At least 22 states and Washington, D.C. obtained about 30 million doses of hydroxychloroquine, a medication used to cure malaria and promoted by United States (U.S.) President Donald Trump to treat COVID-19, The Associated Press (AP) reported Saturday.
While health authorities have been warning that more research is still needed, Oklahoma spent US$2 million to buy the drugs, and Utah and Ohio spent hundreds of thousands on purchases. The rest of the cities and states received free shipments from drug companies or the U.S. government.
Several states including New York, Connecticut, Oregon, Louisiana, North Carolina, and Texas received donations of the hydroxychloroquine from a New Jersey private company called Amneal Pharmaceutical, which declined to answer questions from AP. Florida was given one million doses from Israeli company Teva Pharmaceutical.
Dr. Kenneth B. Klein, a consultant working for drug companies to design and evaluate their clinical trials said it’s understandable that government and health officials looked into hydroxychloroquine as a possible remedy during a frightening pandemic.
“The states and the federal government are reacting in light of that fear. But it’s not a rational response,” Klein said
Controversy has arisen around the medication since Trump started praising it in the White House briefing room on March 19. But for the past week, as studies have shown mixed or even harmful results, Trump has gone silent on the drug.
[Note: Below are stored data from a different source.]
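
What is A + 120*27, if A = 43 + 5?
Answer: 3288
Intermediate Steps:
A = 48
A + 120*27 = 48 + 120*27 = 48 + 3240 = 3288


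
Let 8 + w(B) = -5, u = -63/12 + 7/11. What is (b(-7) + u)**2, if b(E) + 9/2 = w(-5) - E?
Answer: 442225/1936 ≈ 228.42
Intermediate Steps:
u = -203/44 (u = -63*1/12 + 7*(1/11) = -21/4 + 7/11 = -203/44 ≈ -4.6136)
w(B) = -13 (w(B) = -8 - 5 = -13)
b(E) = -35/2 - E (b(E) = -9/2 + (-13 - E) = -35/2 - E)
(b(-7) + u)**2 = ((-35/2 - 1*(-7)) - 203/44)**2 = ((-35/2 + 7) - 203/44)**2 = (-21/2 - 203/44)**2 = (-665/44)**2 = 442225/1936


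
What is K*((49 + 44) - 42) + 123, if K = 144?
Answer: 7467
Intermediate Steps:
K*((49 + 44) - 42) + 123 = 144*((49 + 44) - 42) + 123 = 144*(93 - 42) + 123 = 144*51 + 123 = 7344 + 123 = 7467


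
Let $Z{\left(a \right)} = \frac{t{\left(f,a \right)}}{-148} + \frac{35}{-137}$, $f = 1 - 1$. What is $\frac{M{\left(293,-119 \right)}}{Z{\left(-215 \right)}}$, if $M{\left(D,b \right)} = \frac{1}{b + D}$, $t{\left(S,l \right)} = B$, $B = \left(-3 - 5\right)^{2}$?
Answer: $- \frac{5069}{606738} \approx -0.0083545$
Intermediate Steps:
$f = 0$
$B = 64$ ($B = \left(-8\right)^{2} = 64$)
$t{\left(S,l \right)} = 64$
$Z{\left(a \right)} = - \frac{3487}{5069}$ ($Z{\left(a \right)} = \frac{64}{-148} + \frac{35}{-137} = 64 \left(- \frac{1}{148}\right) + 35 \left(- \frac{1}{137}\right) = - \frac{16}{37} - \frac{35}{137} = - \frac{3487}{5069}$)
$M{\left(D,b \right)} = \frac{1}{D + b}$
$\frac{M{\left(293,-119 \right)}}{Z{\left(-215 \right)}} = \frac{1}{\left(293 - 119\right) \left(- \frac{3487}{5069}\right)} = \frac{1}{174} \left(- \frac{5069}{3487}\right) = - \frac{5069}{606738}$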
On Thursday, he said he hadn’t heard of a study done at U.S. veterans hospitals with preliminary results that showed no benefit, and rejected the notion he had stopped promoting hydroxychloroquine as a cure.
“I haven’t at all. I haven’t at all,” Trump said. “We’ll see what happens.”
Hydroxychloroquine has shown activity in vitro against many viruses, including influenza and coronaviruses, but that has failed to translate into success in animals or humans, Christopher Tignanelli, a surgeon at the University of Minnesota in Minneapolis, who is involved in clinical trials of COVID-19 treatments told The Lancet.
“There is not a huge amount of pre-clinical data for this drug,” Tignanelli said. “It's mostly test-tube and anecdote.”
Yet, the absence of evidence did not prevent some people of using hydroxychloroquine to self-medicate. Cases of poisoning have been reported in Nigeria and the U.S.
Moreover, the sudden interest in the drug led to reports of shortages for patients who rely on it to treat their autoimmune disease, the medical journal reported.